If the gas tax today was calculated the same way as in 1999, the current rate for the gas tax would be about 30-cents per gallon.  That’s 9 cents per gallon more than the current tax.  (The official wholesale price of a gallon of gas was $1.57 in the last month for which the figures are available (April)).  But unfortunately the change was made in 2000 and we’re still suffering the impact; transportation revenues have not kept pace.

Recently, the Governor proposed a 19-cent increase in the gas tax, to 40 cents per gallon.  The Massachusetts Senate characteristically dismissed the idea of an increase saying the Legislature had voted against it.  The Governor and the Legislature obviously realize that the Commonwealth needs to raise more money to maintain the existing level of services.  Toll hikes and increases in the gas tax apparently have been ruled out.  Only an increase in the statewide sales tax– which doesn’t apply to gasoline– has been approved; one wonders about the equity of taxing everything except transportation to fund transportation needs.

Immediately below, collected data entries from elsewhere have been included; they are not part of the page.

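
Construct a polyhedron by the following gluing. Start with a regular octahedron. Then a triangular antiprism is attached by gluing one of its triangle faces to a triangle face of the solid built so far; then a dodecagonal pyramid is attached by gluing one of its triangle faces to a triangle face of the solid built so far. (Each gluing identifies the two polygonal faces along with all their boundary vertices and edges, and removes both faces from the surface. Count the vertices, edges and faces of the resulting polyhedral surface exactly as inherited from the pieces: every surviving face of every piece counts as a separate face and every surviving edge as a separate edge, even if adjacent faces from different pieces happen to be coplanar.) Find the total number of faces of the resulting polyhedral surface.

25

A regular octahedron: V=6, E=12, F=8.
Attach a triangular antiprism (V=6, E=12, F=8) along a 3-gon: merge 3 vertices and 3 edges, delete both glued faces → V=9, E=21, F=14.
Attach a dodecagonal pyramid (V=13, E=24, F=13) along a 3-gon: merge 3 vertices and 3 edges, delete both glued faces → V=19, E=42, F=25.
Check: V − E + F = 19 − 42 + 25 = 2.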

So here’s a modest proposal.  Why not roll back the gas tax to 1999 levels … and once again calculate the tax as 19.1 percent of the wholesale price of gasoline (30-cents per gallon in April).  Throw out the flat tax of 21 cents per gallon.  The proposal would allow the Governor to raise additional transportation funding from a source other than general funds, and the Legislature credibly could claim that it acted responsibly to undo a heedless stealth tax cut that was implemented in the hazy days of 2000.  A functional 9-cent per gallon increase in the tax would fall roughly at the midpoint of the Governor’s proposal (19-cent increase) and the Legislature’s proposal to do nothing.  And the old method of computing the tax naturally keeps pace with inflation — meaning the tax won’t need to be revisited for some time.

So how about it?  Why not revert to a formula for the gas tax that served the Commonwealth well for about fifty years: switch back to calculating it by percentage of price, rather than per gallon.